There was nothing we could do about the range of our rider comms or the rules of the race. As a crew we needed to learn how to work with it, and as the race progressed we did. This is, in a nutshell, what RAAM is…. unpredicted obstacles and clever workarounds to keep the wheels rolling in the right direction.
When an unpredicted obstacle occurred, it would impact EVERYONE though. For context, we had thirteen crew members and four riders in three vehicles for six days straight… so an unpredicted obstacle could cause a roller-coaster of emotional reactions from 17 very exhausted and passionate people. And we ALL had our moments…
We were all victims of sleep deprivation, lack of decent food, heat stroke and hydration wasn’t just a threat to the riders, and we were all passionate about the outcome of the race… so ya, there were a few meltdowns, a few broken souls, a few zombie-esk moments. Apparently I developed a very intense ‘resting bitch face’ which took a week after the race to resolve itself (apologies to anyone and everyone who had to be on the receiving end of that!).
We did have a safe word in place though – it was “hedgehog” haha. Anyone who needed to be left alone could say the safe word and with no hard feelings or mention of it afterwards could be left alone to have their moment. No one actually used the safe word, but we all had a ‘hedgehog’ moment or two, and there was a mutual acceptance of it.

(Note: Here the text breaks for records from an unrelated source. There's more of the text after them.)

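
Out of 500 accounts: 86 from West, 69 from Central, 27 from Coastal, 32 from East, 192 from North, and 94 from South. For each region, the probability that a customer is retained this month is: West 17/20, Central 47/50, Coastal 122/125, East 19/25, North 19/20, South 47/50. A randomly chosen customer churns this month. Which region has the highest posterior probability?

West

Taking complements, P(churn | each) = West 0.15, Central 0.06, Coastal 0.024, East 0.24, North 0.05, South 0.06.
By Bayes' rule, posterior ∝ prior × likelihood:
  West: 0.172 × 0.15 = 0.0258
  Central: 0.138 × 0.06 = 0.00828
  Coastal: 0.054 × 0.024 = 0.001296
  East: 0.064 × 0.24 = 0.01536
  North: 0.384 × 0.05 = 0.0192
  South: 0.188 × 0.06 = 0.01128
Normalizing constant = 0.081216.
Largest term belongs to West, so West is most probable.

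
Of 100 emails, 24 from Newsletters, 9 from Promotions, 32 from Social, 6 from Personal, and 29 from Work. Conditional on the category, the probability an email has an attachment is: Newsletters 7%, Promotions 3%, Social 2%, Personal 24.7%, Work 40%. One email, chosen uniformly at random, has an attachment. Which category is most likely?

Prior × likelihood for each hypothesis:
  Newsletters: 0.24 × 0.07 = 0.0168
  Promotions: 0.09 × 0.03 = 0.0027
  Social: 0.32 × 0.02 = 0.0064
  Personal: 0.06 × 0.247 = 0.01482
  Work: 0.29 × 0.4 = 0.116
Total = 0.15672.
Largest term belongs to Work, so Work is most probable.

Work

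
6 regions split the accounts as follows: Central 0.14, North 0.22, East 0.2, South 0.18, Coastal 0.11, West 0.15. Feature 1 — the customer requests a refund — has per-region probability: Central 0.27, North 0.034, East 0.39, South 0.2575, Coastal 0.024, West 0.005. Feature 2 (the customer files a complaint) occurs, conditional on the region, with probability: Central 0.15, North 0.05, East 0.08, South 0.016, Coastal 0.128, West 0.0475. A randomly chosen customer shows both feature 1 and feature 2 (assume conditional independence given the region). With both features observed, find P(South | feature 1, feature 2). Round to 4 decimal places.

By Bayes' rule, posterior ∝ prior × likelihood:
  Central: 0.14 × 0.27 × 0.15 = 0.00567
  North: 0.22 × 0.034 × 0.05 = 0.000374
  East: 0.2 × 0.39 × 0.08 = 0.00624
  South: 0.18 × 0.2575 × 0.016 = 0.0007416
  Coastal: 0.11 × 0.024 × 0.128 = 0.00033792
  West: 0.15 × 0.005 × 0.0475 = 0.000035625
Sum = 0.013399145.
P(South | evidence) = 0.0007416 / 0.013399145 ≈ 0.0553.

0.0553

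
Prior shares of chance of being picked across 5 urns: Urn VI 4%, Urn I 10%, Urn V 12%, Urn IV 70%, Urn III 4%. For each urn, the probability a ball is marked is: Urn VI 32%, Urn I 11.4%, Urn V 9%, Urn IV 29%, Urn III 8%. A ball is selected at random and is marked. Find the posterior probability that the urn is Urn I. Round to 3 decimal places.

By Bayes' rule, posterior ∝ prior × likelihood:
  Urn VI: 0.04 × 0.32 = 0.0128
  Urn I: 0.1 × 0.114 = 0.0114
  Urn V: 0.12 × 0.09 = 0.0108
  Urn IV: 0.7 × 0.29 = 0.203
  Urn III: 0.04 × 0.08 = 0.0032
Sum = 0.2412.
P(Urn I | evidence) = 0.0114 / 0.2412 ≈ 0.047.

0.047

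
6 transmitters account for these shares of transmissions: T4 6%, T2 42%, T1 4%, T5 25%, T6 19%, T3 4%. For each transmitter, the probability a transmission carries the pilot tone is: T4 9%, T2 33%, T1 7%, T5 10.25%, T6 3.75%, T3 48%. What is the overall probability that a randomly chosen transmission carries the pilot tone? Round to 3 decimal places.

0.199

Unnormalized posteriors (prior × likelihood):
  T4: 0.06 × 0.09 = 0.0054
  T2: 0.42 × 0.33 = 0.1386
  T1: 0.04 × 0.07 = 0.0028
  T5: 0.25 × 0.1025 = 0.025625
  T6: 0.19 × 0.0375 = 0.007125
  T3: 0.04 × 0.48 = 0.0192
P(pilot) = 0.0054 + 0.1386 + 0.0028 + 0.025625 + 0.007125 + 0.0192 = 0.19875 → 0.199.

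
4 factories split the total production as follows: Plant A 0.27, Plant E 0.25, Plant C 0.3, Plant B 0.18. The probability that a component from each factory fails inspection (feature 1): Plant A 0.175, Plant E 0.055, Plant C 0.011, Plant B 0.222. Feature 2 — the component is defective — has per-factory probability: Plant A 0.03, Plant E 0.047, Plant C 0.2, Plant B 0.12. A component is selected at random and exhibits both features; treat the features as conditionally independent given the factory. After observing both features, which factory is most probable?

Prior × likelihood for each hypothesis:
  Plant A: 0.27 × 0.175 × 0.03 = 0.0014175
  Plant E: 0.25 × 0.055 × 0.047 = 0.00064625
  Plant C: 0.3 × 0.011 × 0.2 = 0.00066
  Plant B: 0.18 × 0.222 × 0.12 = 0.0047952
Total = 0.00751895.
Largest term belongs to Plant B, so Plant B is most probable.

Plant B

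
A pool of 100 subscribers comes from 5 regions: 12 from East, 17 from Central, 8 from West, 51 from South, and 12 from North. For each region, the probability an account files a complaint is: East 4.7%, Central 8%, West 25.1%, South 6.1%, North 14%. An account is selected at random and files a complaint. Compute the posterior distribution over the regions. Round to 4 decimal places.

East 0.0647, Central 0.1559, West 0.2302, South 0.3566, North 0.1926

Prior × likelihood for each hypothesis:
  East: 0.12 × 0.047 = 0.00564
  Central: 0.17 × 0.08 = 0.0136
  West: 0.08 × 0.251 = 0.02008
  South: 0.51 × 0.061 = 0.03111
  North: 0.12 × 0.14 = 0.0168
Normalizing constant = 0.08723.
P(East | complaint) = 0.00564/0.08723 ≈ 0.0647
P(Central | complaint) = 0.0136/0.08723 ≈ 0.1559
P(West | complaint) = 0.02008/0.08723 ≈ 0.2302
P(South | complaint) = 0.03111/0.08723 ≈ 0.3566
P(North | complaint) = 0.0168/0.08723 ≈ 0.1926
(Check: 0.0647+0.1559+0.2302+0.3566+0.1926 = 1.0000.)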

We were 13 volunteers all separately talked into crewing RAAM by one of the four riders. We didn’t know each other, but we all had one thing in common… we are all crazy enough to spend 10 days holiday in a car with strangers driving across america for six days straight whilst following men in lycra on a bike. There’s only a certain type of person willing to do that.
It is honestly so hard to explain everything we encountered during RAAM. It was an amazing experience with some pretty fantastic people and an incredible achievement by all. Very proud of our whole team. As a rookie team, we finished RAAM in 3rd place (2nd place in our category) and in 6 days and 6hrs. Absolutely freaking amazing.

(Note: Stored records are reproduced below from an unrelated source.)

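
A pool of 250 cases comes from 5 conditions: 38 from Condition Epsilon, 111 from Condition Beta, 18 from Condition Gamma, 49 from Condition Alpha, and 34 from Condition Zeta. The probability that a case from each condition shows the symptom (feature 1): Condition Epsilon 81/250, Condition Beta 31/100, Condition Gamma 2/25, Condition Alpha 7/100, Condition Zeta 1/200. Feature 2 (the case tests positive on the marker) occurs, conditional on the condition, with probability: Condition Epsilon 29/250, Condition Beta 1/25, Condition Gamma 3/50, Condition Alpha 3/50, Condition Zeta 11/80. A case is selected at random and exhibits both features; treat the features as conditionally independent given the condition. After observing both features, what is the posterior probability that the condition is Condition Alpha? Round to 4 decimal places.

Compute prior × likelihood for every hypothesis:
  Condition Epsilon: 0.152 × 0.324 × 0.116 = 0.005712768
  Condition Beta: 0.444 × 0.31 × 0.04 = 0.0055056
  Condition Gamma: 0.072 × 0.08 × 0.06 = 0.0003456
  Condition Alpha: 0.196 × 0.07 × 0.06 = 0.0008232
  Condition Zeta: 0.136 × 0.005 × 0.1375 = 0.0000935
Total = 0.012480668.
P(Condition Alpha | evidence) = 0.0008232 / 0.012480668 ≈ 0.0660.

0.0660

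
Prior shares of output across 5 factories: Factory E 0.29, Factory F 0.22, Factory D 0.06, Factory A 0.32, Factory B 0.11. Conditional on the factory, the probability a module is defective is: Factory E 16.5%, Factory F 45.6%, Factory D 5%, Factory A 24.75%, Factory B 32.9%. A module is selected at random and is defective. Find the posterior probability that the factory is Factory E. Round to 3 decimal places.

0.180

Unnormalized posteriors (prior × likelihood):
  Factory E: 0.29 × 0.165 = 0.04785
  Factory F: 0.22 × 0.456 = 0.10032
  Factory D: 0.06 × 0.05 = 0.003
  Factory A: 0.32 × 0.2475 = 0.0792
  Factory B: 0.11 × 0.329 = 0.03619
Normalizing constant = 0.26656.
P(Factory E | evidence) = 0.04785 / 0.26656 ≈ 0.180.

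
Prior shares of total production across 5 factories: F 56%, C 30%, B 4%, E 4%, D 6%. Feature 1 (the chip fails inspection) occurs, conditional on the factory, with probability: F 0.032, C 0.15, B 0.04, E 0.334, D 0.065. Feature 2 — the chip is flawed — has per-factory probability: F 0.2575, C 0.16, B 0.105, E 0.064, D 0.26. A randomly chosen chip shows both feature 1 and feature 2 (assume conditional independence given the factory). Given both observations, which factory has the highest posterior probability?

Unnormalized posteriors (prior × likelihood):
  F: 0.56 × 0.032 × 0.2575 = 0.0046144
  C: 0.3 × 0.15 × 0.16 = 0.0072
  B: 0.04 × 0.04 × 0.105 = 0.000168
  E: 0.04 × 0.334 × 0.064 = 0.00085504
  D: 0.06 × 0.065 × 0.26 = 0.001014
Sum = 0.01385144.
Largest term belongs to C, so C is most probable.

C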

And on top of it all, we have raised £35,718.69 for Great Ormond Street Children’s Hospital and Aplastic Anaemia Trust charities. If you would like to support our efforts, you can donate here too.
Thank-you so much to everyone who has supported us in this endeavour; whether it was by donation, sponsorship, sending a message of encouragement or sending a funny video to help us through the tough times of the race, it is all so greatly appreciated and it makes all the difference on so many levels. Thank-you.